En tercer lugar, debemos subrayar que el Secretario General no tiene competencia para remitir la controversia a la Corte. Tomando en cuenta el principio de la libertad de elección de los medios de solución pacifica consagrado en la Carta de la ONU, así como el espíritu y letra del Acuerdo de Ginebra, la función del Secretario General es colaborar con la partes en la elección de un medio. Esta ha sido la tradicional posición venezolana, la cual fue recogida en el “Comunicado de la Cancillería de Venezuela referente a las disposiciones del Artículo IV del Acuerdo de Ginebra” del 11 de diciembre de 1981, y fue defendida entre 1984 y 1989 ante la insistencia del representante del Secretario de aplicar la llamada “fórmula Cordovez” (conciliación más arbitraje).
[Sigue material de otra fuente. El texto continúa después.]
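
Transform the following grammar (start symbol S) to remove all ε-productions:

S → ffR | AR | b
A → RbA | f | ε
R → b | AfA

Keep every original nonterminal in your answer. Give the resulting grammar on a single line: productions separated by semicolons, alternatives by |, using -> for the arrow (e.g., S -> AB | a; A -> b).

Nullable set: {A}.
S -> AR: A nullable, giving AR | R.
Drop A -> ε.
A -> RbA: A nullable, giving Rb | RbA.
R -> AfA: A, A nullable, giving Af | AfA | f | fA.
Unchanged (no nullable symbols): S -> b; S -> ffR; A -> f; R -> b.

S -> R | b | AR | ffR; A -> f | Rb | RbA; R -> b | f | Af | fA | AfA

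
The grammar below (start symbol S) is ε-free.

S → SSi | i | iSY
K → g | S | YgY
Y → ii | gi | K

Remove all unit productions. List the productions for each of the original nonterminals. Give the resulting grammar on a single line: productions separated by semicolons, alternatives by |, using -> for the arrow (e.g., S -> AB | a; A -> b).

S -> i | SSi | iSY; K -> g | i | SSi | YgY | iSY; Y -> g | i | gi | ii | SSi | YgY | iSY

Unit productions: K->S, Y->K.
Unit pairs (A ⇒* B via units): (K,S), (Y,K), (Y,S).
S: inherits non-unit rules of {S} → SSi | i | iSY.
K: inherits non-unit rules of {K, S} → SSi | YgY | g | i | iSY.
Y: inherits non-unit rules of {K, S, Y} → SSi | YgY | g | gi | i | iSY | ii.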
Debemos recordar que el propio preámbulo del Acuerdo señala la convicción de las partes de que la controversia debe ser resuelta “amistosamente” y “en forma que resulte aceptable para ambas”; por tanto, no se trata de un asunto jurídico, sino de un asunto político, y esto explica también por qué se creó, en principio, una Comisión Mixta. Ergo, los medios jurídicos (arreglo judicial o arbitraje) deben ser excluidos, por no ajustarse al Acuerdo y por tener una carga históricamente traumática. Además, Venezuela no es signataria del Protocolo Facultativo sobre Jurisdicción Obligatoria de la Corte y tampoco ha aceptado formar parte de tratados multilaterales que reconocen su jurisdicción como el Pacto de Bogotá y la Convención del Mar. Resulta necesario que la Cancillería venezolana emita un comunicado que deje claro la necesidad de no fijar plazos formales al ser contraproducentes para las labores de Dag Nylander, que el Secretario General no tiene la facultad de remitir la controversia a la Corte, y que en caso de hacerlo Venezuela no comparecerá a dicho tribunal por no reconocer su jurisdicción. ¿Y usted qué opina?